According to the National Conference of State Legislatures, estimates show there are between 17,000 and 32,000 rape-related pregnancies in the country every year.
Currently in the United States, there is no overarching law that dictates what rights rapists have over children conceived from their attacks. The laws differ by states, falling into four general categories, according to the country’s largest anti-sexual violence organization, RAINN.
Here’s what it takes to cut off rapists’ rights in the United States*:
Requires Criminal Conviction
Alabama, Arizona, Arkansas, California, Delaware, Kentucky, Louisiana, Massachusetts, Missouri, Nebraska, Nevada, New Hampshire, New Jersey, New Mexico, New York, North Dakota, Ohio, Oregon, Rhode Island, South Carolina, Utah, Virginia, Washington, West Virginia, Wyoming
Exactly half of the states in the country require a criminal conviction for the rapist’s parental rights to be severed. Many of these 25 states require the conviction be made specifically for a certain sexual offense or degree of assault that led to the conception of the particular child.
Exceptions do occur in several states. Alabama, which previously protected rapists’ rights like Minnesota, just revised their laws with a new statute called Jessi’s Law, which went into effect in September 2019 and applies to cases of conviction of first-degree rape, first-degree sodomy and incest. In Arkansas, rights are severed immediately upon conviction with no option to petition, while in Delaware, criminal sentencing is required to rid of a rapist’s parental rights or else rebuttable presumption can be overcome.
In Nebraska, conviction must occur in the first degree for victims 14 or younger or in the second degree for victims 12 or younger and in New Hampshire, a conviction or a fact-finding hearing with proof “beyond a reasonable doubt” that the act led to the child’s conception can also count.
Over in New Jersey, there is rebuttable presumption that perpetrators shouldn’t be given rights or visitation but that can be overturned if it’s in the best interest of the child, as shown with clear and convincing evidence.
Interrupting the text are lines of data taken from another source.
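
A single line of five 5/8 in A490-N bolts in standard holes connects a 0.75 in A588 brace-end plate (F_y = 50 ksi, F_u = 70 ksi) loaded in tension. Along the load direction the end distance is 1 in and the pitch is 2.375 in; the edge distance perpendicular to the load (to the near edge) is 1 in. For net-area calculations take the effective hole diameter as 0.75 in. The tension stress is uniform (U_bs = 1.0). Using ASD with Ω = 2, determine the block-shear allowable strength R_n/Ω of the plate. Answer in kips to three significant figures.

Shear plane L_v = 1 + 4·2.375 = 10.5 in; A_gv = 10.5 × 0.75 = 7.875 in².
A_nv = (10.5 − 4.5·0.75) × 0.75 = 5.344 in².
A_nt = (1 − 0.5·0.75) × 0.75 = 0.4688 in².
0.6 F_u A_nv = 224.4 kips; 0.6 F_y A_gv = 236.2 kips → shear rupture governs the shear term.
R_n = 224.4 + 1.0 × 70 × 0.4688 = 257.2 kips.
Allowable strength R_n/Ω = 257.2 / 2 = 129 kips.

129 kips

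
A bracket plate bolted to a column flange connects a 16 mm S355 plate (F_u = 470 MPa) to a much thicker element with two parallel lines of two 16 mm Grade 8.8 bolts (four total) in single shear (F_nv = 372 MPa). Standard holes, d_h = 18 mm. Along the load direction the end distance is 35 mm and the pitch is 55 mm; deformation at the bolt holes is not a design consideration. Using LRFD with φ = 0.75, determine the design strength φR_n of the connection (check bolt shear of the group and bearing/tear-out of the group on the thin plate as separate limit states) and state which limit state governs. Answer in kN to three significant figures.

Bolt shear: A_b = π·16²/4 = 201.1 mm²; R_n = 372 × 201.1 × 4 × 1 / 1000 = 299.2 kN → 0.75 × 299.2 = 224 kN.
Bearing (1.5 l_c t F_u ≤ 3.0 d t F_u): upper limit = 3.0·16·16·470 / 1000 = 361 kN.
  Edge l_c = 35 − 18/2 = 26 → r_n = 293.3 kN; interior l_c = 55 − 18 = 37 → r_n = 361 kN.
  R_n,bearing = 2·293.3 + 2·361 = 1308 kN → 0.75 × 1308 = 981 kN.
Bolt shear governs: 224 kN.

224 kN (bolt shear governs)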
New York also creates a rebuttable presumption but applies only to rape in the first or second degree, sexual misconduct against a child in the first degree or a predatory sexual assault against a child.
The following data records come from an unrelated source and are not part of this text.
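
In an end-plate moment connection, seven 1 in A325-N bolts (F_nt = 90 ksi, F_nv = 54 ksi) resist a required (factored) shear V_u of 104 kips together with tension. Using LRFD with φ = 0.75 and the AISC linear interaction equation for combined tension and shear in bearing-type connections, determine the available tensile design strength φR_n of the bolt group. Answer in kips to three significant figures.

A_b = π·1²/4 = 0.7854 in²; f_rv = 104 / (7 × 0.7854) = 18.92 ksi.
F'_nt = 1.3 F_nt − (F_nt / φF_nv) f_rv = 1.3·90 − (90/(0.75·54))·18.92 = 74.96 ksi, capped at F_nt → F'_nt = 74.96 ksi.
R_n = F'_nt · A_b · n = 74.96 × 0.7854 × 7 = 412.1 kips.
Design strength φR_n = 0.75 × 412.1 = 309 kips.

309 kips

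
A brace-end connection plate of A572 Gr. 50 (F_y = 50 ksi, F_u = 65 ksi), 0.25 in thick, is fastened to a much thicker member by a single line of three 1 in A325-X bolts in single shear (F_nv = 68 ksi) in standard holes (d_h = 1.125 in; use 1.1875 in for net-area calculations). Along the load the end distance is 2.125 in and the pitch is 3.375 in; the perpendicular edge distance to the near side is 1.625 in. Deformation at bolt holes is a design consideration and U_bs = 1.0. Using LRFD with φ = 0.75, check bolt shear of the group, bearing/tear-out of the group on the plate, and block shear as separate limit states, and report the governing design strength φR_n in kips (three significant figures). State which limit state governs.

55.8 kips (block shear governs)

Bolt shear: A_b = π·1²/4 = 0.7854 in²; R_n = 68 × 0.7854 × 3 × 1 = 160.2 kips → 0.75 × 160.2 = 120 kips.
Bearing: edge l_c = 1.562, r_n = 30.47 kips; interior l_c = 2.25, r_n = 39 kips; R_n = 30.47 + 2·39 = 108.5 kips → 81.4 kips.
Block shear: A_gv = 2.219, A_nv = 1.477, A_nt = 0.2578 in²; R_n = min(0.6F_uA_nv, 0.6F_yA_gv) + U_bs·F_u·A_nt = 74.34 kips → 55.8 kips.
Block shear governs: 55.8 kips.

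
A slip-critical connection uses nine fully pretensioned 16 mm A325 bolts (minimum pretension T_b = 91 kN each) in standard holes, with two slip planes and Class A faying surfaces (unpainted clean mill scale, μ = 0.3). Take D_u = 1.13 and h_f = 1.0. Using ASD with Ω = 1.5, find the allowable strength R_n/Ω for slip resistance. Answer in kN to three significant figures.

370 kN

R_n = μ · D_u · h_f · T_b · n_s · n_b = 0.3 × 1.13 × 1.0 × 91 × 2 × 9 = 555.3 kN.
Allowable strength R_n/Ω = 555.3 / 1.5 = 370 kN.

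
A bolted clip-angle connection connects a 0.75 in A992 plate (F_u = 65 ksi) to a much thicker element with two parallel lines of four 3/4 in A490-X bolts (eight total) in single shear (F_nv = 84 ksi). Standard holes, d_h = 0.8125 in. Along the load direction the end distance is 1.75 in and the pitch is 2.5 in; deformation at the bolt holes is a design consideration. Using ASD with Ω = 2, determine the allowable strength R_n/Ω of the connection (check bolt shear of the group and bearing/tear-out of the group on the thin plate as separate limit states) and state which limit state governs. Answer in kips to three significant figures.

148 kips (bolt shear governs)

Bolt shear: A_b = π·0.75²/4 = 0.4418 in²; R_n = 84 × 0.4418 × 8 × 1 = 296.9 kips → 296.9 / 2 = 148 kips.
Bearing (1.2 l_c t F_u ≤ 2.4 d t F_u): upper limit = 2.4·0.75·0.75·65 = 87.75 kips.
  Edge l_c = 1.75 − 0.8125/2 = 1.344 → r_n = 78.61 kips; interior l_c = 2.5 − 0.8125 = 1.688 → r_n = 87.75 kips.
  R_n,bearing = 2·78.61 + 6·87.75 = 683.7 kips → 683.7 / 2 = 342 kips.
Bolt shear governs: 148 kips.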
Requires Clear and Convincing Evidence (CCE)
Alaska, Colorado, Connecticut, Florida, Georgia, Hawaii, Idaho, Indiana, Iowa, Kansas, Maine, Mississippi, North Carolina, Pennsylvania, Oklahoma, South Dakota, Tennessee, Texas, Washington, D.C.
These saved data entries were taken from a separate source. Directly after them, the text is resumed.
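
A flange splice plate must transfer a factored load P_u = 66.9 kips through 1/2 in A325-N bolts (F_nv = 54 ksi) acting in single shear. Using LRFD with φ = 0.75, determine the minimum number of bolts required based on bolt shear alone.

A_b = π·0.5²/4 = 0.1963 in².
Per-bolt design strength φR_n = 0.75 × 54 × 0.1963 × 1 = 7.952 kips.
n ≥ 66.9 / 7.952 = 8.413 → use 9 bolts.

9 bolts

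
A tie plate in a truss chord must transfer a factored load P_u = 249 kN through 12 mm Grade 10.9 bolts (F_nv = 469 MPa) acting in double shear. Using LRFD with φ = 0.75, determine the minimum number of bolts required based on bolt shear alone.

4 bolts

A_b = π·12²/4 = 113.1 mm².
Per-bolt design strength φR_n = 0.75 × 469 × 113.1 × 2 / 1000 = 79.56 kN.
n ≥ 249 / 79.56 = 3.13 → use 4 bolts.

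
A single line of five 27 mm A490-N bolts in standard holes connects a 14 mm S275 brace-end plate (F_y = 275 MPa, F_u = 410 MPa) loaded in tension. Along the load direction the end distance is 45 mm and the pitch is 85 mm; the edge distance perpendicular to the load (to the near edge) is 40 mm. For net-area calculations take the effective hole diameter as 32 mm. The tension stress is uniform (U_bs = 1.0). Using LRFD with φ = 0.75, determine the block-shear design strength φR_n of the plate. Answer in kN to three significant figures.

Shear plane L_v = 45 + 4·85 = 385 mm; A_gv = 385 × 14 = 5390 mm².
A_nv = (385 − 4.5·32) × 14 = 3374 mm².
A_nt = (40 − 0.5·32) × 14 = 336 mm².
0.6 F_u A_nv = 830 kN; 0.6 F_y A_gv = 889.4 kN → shear rupture governs the shear term.
R_n = 830 + 1.0 × 410 × 336 / 1000 = 967.8 kN.
Design strength φR_n = 0.75 × 967.8 = 726 kN.

726 kN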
In these 18 states, plus the District of Columbia, proof of “clear and convincing evidence” that shows the rape led to the child in question can cease the rapist’s parental rights. The one exception is Colorado, where rapes that happened before 2013 require a conviction.
Requires Criminal Conviction or Clear and Convincing Evidence
llinois, Maryland, Michigan, Montana, Vermont, Wisconsin
Either a conviction or CCE in these six states can terminate the custodial rights of the rapist to the child in question.
No Legal Provision
The only state in the nation where rapists retain parental rights is Minnesota. While efforts have been made to change the law, as of December 2019, it remains the sole state without any ability to cut ties off altogether.